Managing New Emerging Technologies: Technology failure in Kenya’s 2017 Elections

  • Solutions bridge

One of the most important skill expected from a modern IS manager – managing an enterprise – where IS management is a critical mission, is their ability to manage emerging technologies. IS managers must be up to date with the current and emerging technologies. Unlike in other areas of specialization where membership to a professional body may serve this purpose, ICT requires specialization to be able to keep pace with technology, this specialization is the main challenge because – a complex area of specialization may be as new as yesterday.

Imagine of an ICT director who recommends a very high investment in a technology, then the technology becomes unfavorable due to a major invention or development – after high investment. Do you expect them to advise the company to abandon the old technology for the new one? This is a challenge facing most IS managers in major institutions and Kenya’s electoral management body (IEBC) is no exception.

Choice of SQL Databases by IEBC: Although SQL may have been a leader in database technology for a long time and its features are considered mature, it is mostly preferred and structured to store: strings, blobs, Boolean, variable characters and integers. Additionally, these databases have been known to have performance issues when data increases. They also require development of a highly secure front-end application to aid data access and querying. IEBC forms 34A, form 34B and any other forms used during elections do not fall in any of the above categories of data unless they are scanned and stored in the database as images (blobs). However, this situation would lead to the disintegration of the database after large volumes of blobs are added.

IEBC project was a big data project. A good IS manager would have investigated on this issue and recommended modern databases such as those currently used by market leaders. Unfortunately, the issue of specialization mentioned earlier comes into play here. The appropriate database, which in this case would have been a NoSql database of choice, is a new concept and skills in this area are limited. But given the importance of the project and generous budget allocations, getting experts in the area would have been possible. One of the merits of these databases is that, they are designed for rapid adoption. In this case, these databases would have worked perfectly in the legal and political context that preceded the elections because they can be implemented without the need for the development of a complex database management system.

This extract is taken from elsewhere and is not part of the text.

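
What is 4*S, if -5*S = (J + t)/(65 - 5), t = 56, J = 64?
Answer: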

Organisations that implemented such databases for their projects have been in control of their data and are able to have real time big data analytics using a variety of modern programming languages that are integrated in big data platforms.

In conclusion, the challenge that faced Kenya’s 2017 elections was human resource management problem. Unless there is a critical investigation on how these three areas can be improved, and accurate measures put into place, the future of a country that had started to show glimpses of high growth potential, may be doomed.